I would like to ask you about an issue I have recently discovered in my Streamlit-shared app. I uploaded the app in May '21 and has been serviceable ever since to the best of my knowledge. However, I attempted to run some tests a couple of weeks ago for a live demonstration at the office, and it failed to show “prediction” results.
The app link:
The issue encountered:
AttributeError: Can’t get attribute ‘_rebuild_function’ on <module ‘numba.core.serialize’ from ‘/home/appuser/venv/lib/python3.8/site-packages/numba/core/serialize.py’>
Please, could anybody shed some light to the topic? It would be very much appreciated!
It took me a while come up with a fix. As I understand it, the error is triggered when you try loading your shap treeExplainer with joblib.
I think joblib uses numba to help with unpickling. Although you have pinned the joblib version, the version of numba (which is a joblib dependency) installed is the latest 0.54.1. This latest numba version does not contain the
_rebuild_function function in its source code.

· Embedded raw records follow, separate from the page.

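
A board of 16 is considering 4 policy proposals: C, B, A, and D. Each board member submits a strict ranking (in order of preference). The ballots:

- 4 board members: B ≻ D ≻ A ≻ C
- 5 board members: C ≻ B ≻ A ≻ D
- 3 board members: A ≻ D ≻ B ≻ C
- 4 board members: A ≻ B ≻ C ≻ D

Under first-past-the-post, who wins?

A

First-place votes: C 5, B 4, A 7, D 0.
A has the most first-place votes.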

One of few versions that work is
numba==0.51.0. If you pin this in your requirements file, the error disappears
Here’s the requirements file that worked in my fork:
Hope this helps!
You’re a genious @snehankekre !! Honestly, I am not very proficient in programming, let alone app development… It is great to see how quickly you came up with a clean solution.
Thank you very much for your time. Have a good day!

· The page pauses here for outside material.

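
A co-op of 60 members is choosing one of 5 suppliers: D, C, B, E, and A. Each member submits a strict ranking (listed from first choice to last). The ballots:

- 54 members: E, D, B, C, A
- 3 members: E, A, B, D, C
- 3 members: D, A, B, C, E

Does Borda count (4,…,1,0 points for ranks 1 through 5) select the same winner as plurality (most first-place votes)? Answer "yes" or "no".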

Hi, I am facing the same issue. However, the solution does not seem to work in my case.
may I ask what python version you used to implement this?
Thanks in advance!
ps I keep getting this error with python version 3.9
The problem doesn’t seem to appear in python 3.8.

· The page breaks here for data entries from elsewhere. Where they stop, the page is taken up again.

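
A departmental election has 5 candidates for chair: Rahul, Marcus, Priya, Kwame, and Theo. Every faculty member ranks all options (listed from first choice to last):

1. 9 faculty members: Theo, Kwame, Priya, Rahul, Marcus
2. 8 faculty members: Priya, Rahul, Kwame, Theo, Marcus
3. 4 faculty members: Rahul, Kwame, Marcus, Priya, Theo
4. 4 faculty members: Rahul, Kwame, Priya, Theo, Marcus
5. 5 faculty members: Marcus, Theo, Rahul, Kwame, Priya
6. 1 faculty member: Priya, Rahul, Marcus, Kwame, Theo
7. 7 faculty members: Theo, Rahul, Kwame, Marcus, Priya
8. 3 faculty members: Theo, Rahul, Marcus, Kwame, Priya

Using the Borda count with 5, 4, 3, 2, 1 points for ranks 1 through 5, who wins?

Rahul

Rahul: 9·2 + 8·4 + 4·5 + 4·5 + 5·3 + 1·4 + 7·4 + 3·4 = 149
Marcus: 9·1 + 8·1 + 4·3 + 4·1 + 5·5 + 1·3 + 7·2 + 3·3 = 84
Priya: 9·3 + 8·5 + 4·2 + 4·3 + 5·1 + 1·5 + 7·1 + 3·1 = 107
Kwame: 9·4 + 8·3 + 4·4 + 4·4 + 5·2 + 1·2 + 7·3 + 3·2 = 131
Theo: 9·5 + 8·2 + 4·1 + 4·2 + 5·4 + 1·1 + 7·5 + 3·5 = 144
Rahul has the highest Borda score (149).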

However I get the error below when loading an explainer object from shap library
To anyone who is facing the same issue,
In my case, I kept on facing the error above whenever I tried to load the explainers from SHAP. The main reason behind this was the mismatch between the library version used to compile the explainers and the ones used for the Streamlit service. Basically, I had two Conda environments. One for collecting the explainers(Python 3.6), one for Streamlit service(Python >= 3.8). The problem was solved after compiling the explainers with the corresponding Streamlit python version (I assume the scikit learn and SHAP library would adapt to the python version).